As I said, I am newb enough that I can't debug, and my tests are limited to observing behavior. I can't prove my observations, they are anectodal. My guess would be square. There are 2 other distribution patterns that I am pretty sure are square, and if they are, why would this be different. The artillery splash specifically seems to reach farther when going a negative direction vs a positive, that wouldnt happen with circular distribution. Likewise, the cities seem to spawn more frequently in positive direction. It may not be square, but I know its not circular.
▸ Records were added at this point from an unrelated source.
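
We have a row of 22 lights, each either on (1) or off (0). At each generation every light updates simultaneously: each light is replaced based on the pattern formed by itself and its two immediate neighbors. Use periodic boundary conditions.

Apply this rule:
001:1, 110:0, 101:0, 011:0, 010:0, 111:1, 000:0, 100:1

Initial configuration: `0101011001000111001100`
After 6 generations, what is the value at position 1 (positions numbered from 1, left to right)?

1000000110101010110010
0100001000000000001100
1010010100000000010010
0001100010000000101100
0010010101000001000010
0101100000100010100101
position 1 holds 0

0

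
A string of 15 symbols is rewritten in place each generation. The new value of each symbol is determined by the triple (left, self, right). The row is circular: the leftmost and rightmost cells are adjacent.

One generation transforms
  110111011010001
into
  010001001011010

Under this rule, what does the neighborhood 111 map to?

At position 0 the neighborhood is 111; the next row has 0 there.

0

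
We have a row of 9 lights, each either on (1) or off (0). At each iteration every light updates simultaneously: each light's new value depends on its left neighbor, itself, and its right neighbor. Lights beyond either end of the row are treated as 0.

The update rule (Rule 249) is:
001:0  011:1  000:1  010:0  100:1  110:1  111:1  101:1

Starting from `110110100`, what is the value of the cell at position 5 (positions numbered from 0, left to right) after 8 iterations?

iteration 1: 111111011
iteration 2: 111111111
iteration 3: 111111111  (fixed point — unchanged through iteration 8)
position 5 holds 1

1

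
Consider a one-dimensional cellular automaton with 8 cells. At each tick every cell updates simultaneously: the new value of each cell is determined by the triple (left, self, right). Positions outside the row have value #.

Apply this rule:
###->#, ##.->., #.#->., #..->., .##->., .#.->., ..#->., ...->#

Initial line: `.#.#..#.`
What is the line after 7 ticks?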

I have a pretty nasty artillery seigebot in hiding, it encircles a defended city much more actively than my pirahnnas do, it actually spreads out into a circle if not threatened. It doesn't ever close in the way my pirahana do, it pegs the spawns and lets the splash do the work. The positive/positive quadrant of the siegebots seem to do more work than the other 3 quadrants combined. They not only get the majority of the spawns, but when the other quadrants get spawns thier splash is much less likely to reach the city & defenders. The neg/neg quadrant is essentially worthless due to this. That is the source of my observation that the distribution seems to be not circular.